Speaking as a woman who is business savvy, aware of world events beyond Fashion Week and also able to flip through an issue of Vogue and appreciate pretty dresses, that mentality makes me ill. You'd think we'd have come far enough over the last century to not only be accepted as equals in pay to our male counterparts (ha. ha.) but that we could also be allowed to show our feminine sides while showing our intellect. A pox upon those who don't think that possible, and a stiletto heel up one side of their heads (insert name of smart-people-book clutched tightly in other hand while doing said walloping).
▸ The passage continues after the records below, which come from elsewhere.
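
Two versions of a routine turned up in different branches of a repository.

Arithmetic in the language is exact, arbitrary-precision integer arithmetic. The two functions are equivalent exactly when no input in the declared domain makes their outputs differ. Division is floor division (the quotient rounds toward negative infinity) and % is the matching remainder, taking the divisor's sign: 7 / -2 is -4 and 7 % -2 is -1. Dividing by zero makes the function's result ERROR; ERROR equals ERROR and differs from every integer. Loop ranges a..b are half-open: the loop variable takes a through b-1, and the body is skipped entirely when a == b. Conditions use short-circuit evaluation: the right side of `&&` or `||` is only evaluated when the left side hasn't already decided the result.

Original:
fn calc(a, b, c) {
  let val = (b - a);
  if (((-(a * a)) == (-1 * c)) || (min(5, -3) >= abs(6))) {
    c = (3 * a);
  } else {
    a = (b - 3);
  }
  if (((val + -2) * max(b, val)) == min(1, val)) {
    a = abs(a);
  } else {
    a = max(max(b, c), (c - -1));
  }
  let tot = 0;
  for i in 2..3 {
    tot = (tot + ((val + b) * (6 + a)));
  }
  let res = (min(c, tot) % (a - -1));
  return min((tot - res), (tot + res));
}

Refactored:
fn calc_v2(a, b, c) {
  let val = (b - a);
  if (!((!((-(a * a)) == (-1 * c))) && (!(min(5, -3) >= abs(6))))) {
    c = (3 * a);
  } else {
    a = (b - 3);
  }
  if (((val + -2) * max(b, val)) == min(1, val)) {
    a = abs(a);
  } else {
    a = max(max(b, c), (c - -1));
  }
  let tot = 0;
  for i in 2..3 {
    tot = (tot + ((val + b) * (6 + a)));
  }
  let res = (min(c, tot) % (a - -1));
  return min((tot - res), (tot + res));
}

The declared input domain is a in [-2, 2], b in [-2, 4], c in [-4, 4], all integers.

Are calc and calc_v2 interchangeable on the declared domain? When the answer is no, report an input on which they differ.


Side by side, the visible changes include: boolean connective usage differs.
Tracing a=1, b=3, c=0: calc: val becomes 2; next (((-(a * a)) == (-1 * c)) || (min(5, -3) >= abs(6))) evaluates to false; next a becomes 0; next (((val + -2) * max(b, val)) == min(1, val)) evaluates to false; next a becomes 3; next tot becomes 0; next at i=2:; next tot becomes 45; next res becomes 0; next final value 45 | calc_v2: val becomes 2; next (!((!((-(a * a)) == (-1 * c))) && (!(min(5, -3) >= abs(6))))) evaluates to false; next a becomes 0; next (((val + -2) * max(b, val)) == min(1, val)) evaluates to false; next a becomes 3; next tot becomes 0; next at i=2:; next tot becomes 45; next res becomes 0; next final value 45 — matching result 45.
An exhaustive pass over the 315 declared inputs shows identical outputs.
verdict: equivalent


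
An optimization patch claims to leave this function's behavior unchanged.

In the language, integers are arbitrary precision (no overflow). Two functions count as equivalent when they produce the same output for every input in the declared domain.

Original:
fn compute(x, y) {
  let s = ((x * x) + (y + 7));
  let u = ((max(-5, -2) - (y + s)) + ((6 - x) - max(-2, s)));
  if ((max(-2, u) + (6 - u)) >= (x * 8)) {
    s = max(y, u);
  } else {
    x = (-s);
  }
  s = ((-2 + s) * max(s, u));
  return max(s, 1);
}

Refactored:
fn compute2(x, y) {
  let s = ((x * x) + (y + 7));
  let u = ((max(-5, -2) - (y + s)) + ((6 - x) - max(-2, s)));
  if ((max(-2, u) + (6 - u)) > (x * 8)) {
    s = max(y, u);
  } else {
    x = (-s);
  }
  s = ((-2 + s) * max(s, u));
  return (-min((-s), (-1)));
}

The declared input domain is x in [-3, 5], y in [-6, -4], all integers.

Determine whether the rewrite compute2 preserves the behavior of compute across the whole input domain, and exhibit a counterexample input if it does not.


These are not equivalent — on x=4, y=-6 the outputs split (48 vs 255).
compute: s=17, then u=-28, then ((max(-2, u) + (6 - u)) >= (x * 8)) is true, then s=-6, then s=48, then returns 48
compute2: s=17, then u=-28, then ((max(-2, u) + (6 - u)) > (x * 8)) is false, then x=-17, then s=255, then returns 255
verdict: not equivalent; witness: x=4, y=-6


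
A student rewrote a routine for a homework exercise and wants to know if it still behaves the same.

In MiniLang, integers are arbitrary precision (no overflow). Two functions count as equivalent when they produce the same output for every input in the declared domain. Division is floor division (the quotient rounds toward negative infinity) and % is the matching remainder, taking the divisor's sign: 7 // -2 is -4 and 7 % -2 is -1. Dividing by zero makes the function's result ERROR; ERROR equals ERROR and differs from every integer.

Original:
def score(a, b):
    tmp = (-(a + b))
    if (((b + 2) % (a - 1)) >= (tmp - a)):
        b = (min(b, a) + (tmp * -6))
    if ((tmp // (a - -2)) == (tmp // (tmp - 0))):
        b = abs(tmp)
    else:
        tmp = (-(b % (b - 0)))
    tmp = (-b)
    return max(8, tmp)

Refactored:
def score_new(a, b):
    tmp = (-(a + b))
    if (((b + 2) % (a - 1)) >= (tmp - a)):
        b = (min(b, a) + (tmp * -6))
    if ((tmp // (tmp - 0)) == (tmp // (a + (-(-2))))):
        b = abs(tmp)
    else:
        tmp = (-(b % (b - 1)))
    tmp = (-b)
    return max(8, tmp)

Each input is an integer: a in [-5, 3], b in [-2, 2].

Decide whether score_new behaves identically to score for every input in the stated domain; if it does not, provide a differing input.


Run the pair on a=-5, b=0.
score: tmp becomes 5; next (((b + 2) % (a - 1)) >= (tmp - a)) evaluates to false; next ((tmp // (a - -2)) == (tmp // (tmp - 0))) evaluates to false; next hits division by zero so the output is ERROR
score_new: tmp becomes 5; next (((b + 2) % (a - 1)) >= (tmp - a)) evaluates to false; next ((tmp // (tmp - 0)) == (tmp // (a + (-(-2))))) evaluates to false; next tmp becomes 0; next tmp becomes 0; next final value 8
ERROR and 8 differ, so these are not the same function on this domain.
verdict: not equivalent; witness: a=-5, b=0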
I searched a bit and not shockingly was unable to find a lot written about the fashion sense of CORETTA SCOTT KING. Not surprising, as she didn't have a stylist and didn't spend many days doing photo shoots. But as the woman who was the feminine counterpart to one of the great leaders of the Civil Rights Movement, MARTIN LUTHER KING Jr, many pictures were indeed taken of her and it goes without saying that she took care when going out to events to look her best. A beautiful woman within and out, Coretta spent much of her time while Reverend King was championing civil rights staying home with their 4 beautiful children. However, she did accompany him on many of his travels and spoke a bit herself. After his assassination she took a stronger leadership role in the movement, travelling the world and speaking on behalf of her slain husband about African American rights as well as the rights of other minorities. While much can be said about her influence on Black History, I will let these gorgeous pictures of her speak for themselves, revealing not only a strong, intelligent woman but one who had a very powerful sense of style, visible in moments of joy and tragedy.
There are no words for that last picture.